The three-person team that won convinced Darpa that their design could outperform Defense Department requirements for the Marines’ future Amphibious Combat Vehicle — which, as it happens, just got an infusion of research and development cash in the new Pentagon budget. But Darpa didn’t only want to demonstrate that it could design a better swimming tank to take Marines from ship to shore in a combat zone. It wanted to demonstrate that the wisdom of crowds can boost innovation for major defense hardware.
That three-person team was “geographically separated” in Ohio, California and Texas, according to a Darpa announcement today. That is, it’s a pick-up team of engineers uniting for the prize money Darpa proposed in October for the Fast, Adaptable, Next-Generation Ground Vehicle (FANG) Challenge. The impromptu collaborators used the online design tools and open-source code provided by Darpa to put together a proposal, sketched above, that won for “system performance and manufacturability.”
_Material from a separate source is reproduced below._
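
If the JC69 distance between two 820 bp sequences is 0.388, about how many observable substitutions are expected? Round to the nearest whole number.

248

Invert JC69: p = (3/4)(1 − e^(−4d/3)) = 0.75 × (1 − e^(-0.517333)) = 0.75 × (1 − 0.596108) = 0.302919.
Expected differing sites = pL ≈ 0.302919 × 820 = 248.39358 ≈ 248.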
“Team Ground Systems,” as it dubbed itself, now has beaten out 1,000 other competitors to win $1 million. But there’s no guarantee the team’s mobility and drivetrain design will result in a vehicle the Pentagon will actually buy. The Marines are in charge of the acquisition of the Amphibious Combat Vehicle, not Darpa. Darpa wants to instead demonstrate a point about the defense-acquisitionsprocess: namely, that it’s too compartmentalized. Costs skyrocket and timetables slip because engineers are designing systems in a piecemeal fashion — stuff that might not work with all the other components. With the FANG Challenge, Darpa wants to see if non-traditional defense designers can create a more-integrated vehicle. (It also doesn’t really consider FANG “crowdsourcing” in a traditional sense, since FANG requires a greater degree of technical expertise than the term traditionally denotes.)
That test still remains. Team Ground Systems has its money, but now comes the fabrication process. The design will head to Penn State’s Applied Research Laboratory to “validate the manufacturability feedback, foundry configuration, and instruction generation tools.” Then comes test and evaluation in Michigan.
So the Challenge isn’t over. Darpa wants to give out another $1 million for the hull design; and then another $2 million next year for the full, integrated vehicle. The wisdom of crowds can be lucrative.